Op 3 februari 2012 stuurt [appellant 2] per e-mail een concept intentieverklaring met betrekking tot hun samenwerking aan [mevrouw] .
3.1.8.
Op 15 februari 2012 stuurt [appellant 2] , na op- en aanmerkingen van [mevrouw] , per e-mail een aangepaste intentieverklaring aan [mevrouw] .
3.1.9.
Op 24 februari 2012 stuurt [appellant 2] een e-mail aan onder andere [geïntimeerde 1] met de concept algemene voorwaarden waarin hij schrijft:
“dag [naam 1] an [geïntimeerde 1] ,
zie hier het concept en ligt bij mijn advocaat ter inzage.
wanneer krijg ik de intentie overeenkomst terug dan kan deze ook naar de advocaat en kunnen de andere contracten gemaakt worden.
eerder kan ik niks dus graag ook vanuit jullie kant hier wat actie in.
groet,
[appellant 2] ”
3.1.10.
Op 29 maart 2012 schrijft [appellant 2] per e-mail aan zijn advocaat:
“(…)Zie ook de tot nu toe intentie overeenkomst tussen ons waarbij [handelsnaam 2] nog twee laatste opmerkingen schrijft zie bijlage punt 4 en 19 waarbij ik 4 al iets heb aangepast ( [naam 2] is Duitsland) behalve 5 jaar wordt 1 jaar?? Als er een punt 19 komt dan zou het ook visa versa moeten zijn en dit is natuurlijk het risico bij exclusiviteit.
(…)”
3.1.11.
Op 1 augustus 2014 heeft [geïntimeerde 1] [geïntimeerde 2] als eenmanszaak ingeschreven in het Handelsregister van de Kamer van Koophandel.
3.1.12.
Op 10 mei 2016 is de eenmanszaak [handelsnaam 1] voortgezet door de besloten vennootschap [appellant 1] .
3.1.13.
Op 19 juni 2018 is de eenmanszaak [geïntimeerde 2] omgezet in een besloten vennootschap, met als statutair bestuurder [de Holding] BV. Enig aandeelhouder en directeur van [de Holding] B.V. is [geïntimeerde 1] .
3.1.14.
[geïntimeerde 2] produceert en verhandelt stenen die de naam [Z] Stones dragen.

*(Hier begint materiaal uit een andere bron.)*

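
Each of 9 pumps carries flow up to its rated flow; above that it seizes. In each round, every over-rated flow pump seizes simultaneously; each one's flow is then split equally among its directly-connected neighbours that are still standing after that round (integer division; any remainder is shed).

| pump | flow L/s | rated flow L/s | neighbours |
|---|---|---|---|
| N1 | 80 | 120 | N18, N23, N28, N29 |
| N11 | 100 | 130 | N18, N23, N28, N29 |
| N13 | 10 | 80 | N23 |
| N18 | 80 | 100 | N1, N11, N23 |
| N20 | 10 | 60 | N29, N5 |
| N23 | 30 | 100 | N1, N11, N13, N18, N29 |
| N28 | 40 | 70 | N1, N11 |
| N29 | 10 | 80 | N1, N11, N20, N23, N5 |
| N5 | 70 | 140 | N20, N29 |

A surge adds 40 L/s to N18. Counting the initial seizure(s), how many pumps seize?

Round 1 — N18 at 120 > 100. N18 seizes.
  N18 sheds 120 L/s to N1, N11, N23: 40 each.
    N1: 80+40 = 120 ≤ 120
    N11: 100+40 = 140 > 130
    N23: 30+40 = 70 ≤ 100
Round 2 — N11 seizes.
  N11 sheds 140 L/s to N23, N28, N29: 46 each (2 lost).
    N23: 70+46 = 116 > 100
    N28: 40+46 = 86 > 70
    N29: 10+46 = 56 ≤ 80
Round 3 — N23, N28 seize.
  N23 sheds 116 L/s to N1, N13, N29: 38 each (2 lost).
    N1: 120+38 = 158 > 120
    N13: 10+38 = 48 ≤ 80
    N29: 56+38 = 94 > 80
  N28 sheds 86 L/s to N1: 86 each.
    N1: 158+86 = 244 > 120
Round 4 — N1, N29 seize.
  N1 sheds 244 L/s: no online neighbours, lost.
  N29 sheds 94 L/s to N20, N5: 47 each.
    N20: 10+47 = 57 ≤ 60
    N5: 70+47 = 117 ≤ 140
No further seizures.

6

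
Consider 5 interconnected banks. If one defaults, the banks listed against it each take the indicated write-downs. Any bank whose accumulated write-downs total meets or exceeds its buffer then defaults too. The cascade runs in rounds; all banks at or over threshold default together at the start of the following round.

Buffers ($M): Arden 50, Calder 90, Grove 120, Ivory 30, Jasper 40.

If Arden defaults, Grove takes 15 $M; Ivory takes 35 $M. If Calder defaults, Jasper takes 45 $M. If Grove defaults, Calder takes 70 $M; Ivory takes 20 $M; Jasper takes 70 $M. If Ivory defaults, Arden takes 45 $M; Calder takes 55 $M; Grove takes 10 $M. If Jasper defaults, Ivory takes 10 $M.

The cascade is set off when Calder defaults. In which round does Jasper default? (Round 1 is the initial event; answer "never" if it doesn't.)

2

Round 1 — Calder defaults (initial).
  Jasper: +45 → 45 ≥ 40
Round 2 — Jasper defaults.
  Ivory: +10 → 10 < 30
No further defaults.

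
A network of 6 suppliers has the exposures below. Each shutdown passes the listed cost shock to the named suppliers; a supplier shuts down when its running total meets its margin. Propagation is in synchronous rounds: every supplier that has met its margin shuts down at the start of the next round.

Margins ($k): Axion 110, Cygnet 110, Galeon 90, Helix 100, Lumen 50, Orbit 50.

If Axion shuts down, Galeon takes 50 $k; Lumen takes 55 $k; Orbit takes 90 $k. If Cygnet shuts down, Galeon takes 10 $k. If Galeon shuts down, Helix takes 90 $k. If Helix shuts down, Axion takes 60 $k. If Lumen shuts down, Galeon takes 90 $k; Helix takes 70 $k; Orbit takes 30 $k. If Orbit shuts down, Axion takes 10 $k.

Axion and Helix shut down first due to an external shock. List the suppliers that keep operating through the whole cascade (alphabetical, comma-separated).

Cygnet

Round 1 — Axion, Helix shut down (initial).
  Galeon: +50 → 50 < 90
  Lumen: +55 → 55 ≥ 50
  Orbit: +90 → 90 ≥ 50
Round 2 — Lumen, Orbit shut down.
  Galeon: +90 → 140 ≥ 90
Round 3 — Galeon shuts down.
No further shutdowns.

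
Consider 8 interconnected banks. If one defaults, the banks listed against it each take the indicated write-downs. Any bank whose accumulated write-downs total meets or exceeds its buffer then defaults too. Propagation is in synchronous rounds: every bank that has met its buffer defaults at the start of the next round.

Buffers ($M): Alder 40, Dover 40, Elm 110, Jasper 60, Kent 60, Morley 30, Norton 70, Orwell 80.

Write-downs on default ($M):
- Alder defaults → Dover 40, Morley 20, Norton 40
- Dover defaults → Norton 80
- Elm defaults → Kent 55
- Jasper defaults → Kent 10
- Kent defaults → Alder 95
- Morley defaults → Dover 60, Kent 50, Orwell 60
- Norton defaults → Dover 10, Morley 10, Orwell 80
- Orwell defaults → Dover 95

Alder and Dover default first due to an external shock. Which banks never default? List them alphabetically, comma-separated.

Elm, Jasper, Kent

Round 1 — Alder, Dover default (initial).
  Morley: +20 → 20 < 30
  Norton: +40+80 → 120 ≥ 70
Round 2 — Norton defaults.
  Morley: +10 → 30 ≥ 30
  Orwell: +80 → 80 ≥ 80
Round 3 — Morley, Orwell default.
  Kent: +50 → 50 < 60
No further defaults.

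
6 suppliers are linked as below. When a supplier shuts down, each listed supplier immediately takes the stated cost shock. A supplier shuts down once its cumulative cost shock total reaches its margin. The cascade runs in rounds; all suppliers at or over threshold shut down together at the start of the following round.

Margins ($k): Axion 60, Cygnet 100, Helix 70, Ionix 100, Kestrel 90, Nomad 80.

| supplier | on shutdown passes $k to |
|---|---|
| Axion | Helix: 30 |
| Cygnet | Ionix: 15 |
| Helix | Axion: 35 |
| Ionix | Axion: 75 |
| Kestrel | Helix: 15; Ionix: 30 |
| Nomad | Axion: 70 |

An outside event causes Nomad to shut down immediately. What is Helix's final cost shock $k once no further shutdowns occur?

30

Round 1 — Nomad shuts down (initial).
  Axion: +70 → 70 ≥ 60
Round 2 — Axion shuts down.
  Helix: +30 → 30 < 70
No further shutdowns.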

De procedure bij de rechtbank
3.2.1.
In eerste aanleg vorderen [appellanten] – samengevat – om bij vonnis, zoveel mogelijk uitvoerbaar bij voorraad:
A. te verklaren voor recht dat [geïntimeerde 1] , in persoon alsmede via zijn eenmanszaak en via [geïntimeerde 2] jegens [appellant 2] en [appellant 1] :
- primair: wanprestatie heeft gepleegd, althans zijn exclusiviteits- en geheimhoudingsverplichting heeft overtreden, door het toepassen en exploiteren van het productieprocedé van de [Y] Stones;
- subsidiair: onrechtmatig heeft gehandeld door het produceren en verhandelen van de [Z] Stones onder toepassing van het productieprocedé van de [Y] Stones;
B. [geïntimeerde 1] en [geïntimeerde 2] te gebieden het produceren en verhandelen van de [Z] Stones , of enig ander product, onder gebruikmaking van het productieprocedé van de [Y] Stones te staken en gestaakt te houden op straffe van een dwangsom van € 10.000,- per gehele of gedeeltelijke overtreding;
C. [geïntimeerde 1] en [geïntimeerde 2] hoofdelijk te veroordelen tot vergoeding van de door [appellanten] geleden schade als gevolg van de wanprestatie, althans het onrechtmatig handelen jegens [appellanten] , als nader op te maken bij staat en te vereffenen volgens de wet;
D. [geïntimeerde 1] en [geïntimeerde 2] hoofdelijk te veroordelen in de kosten van deze procedure;
E. [geïntimeerde 1] en [geïntimeerde 2] hoofdelijk te veroordelen tot betaling van een bedrag van
€ 131,- aan nasalaris, in geval van niet-betekening van dit vonnis, en € 199,- in geval van betekening van het vonnis.
3.2.2.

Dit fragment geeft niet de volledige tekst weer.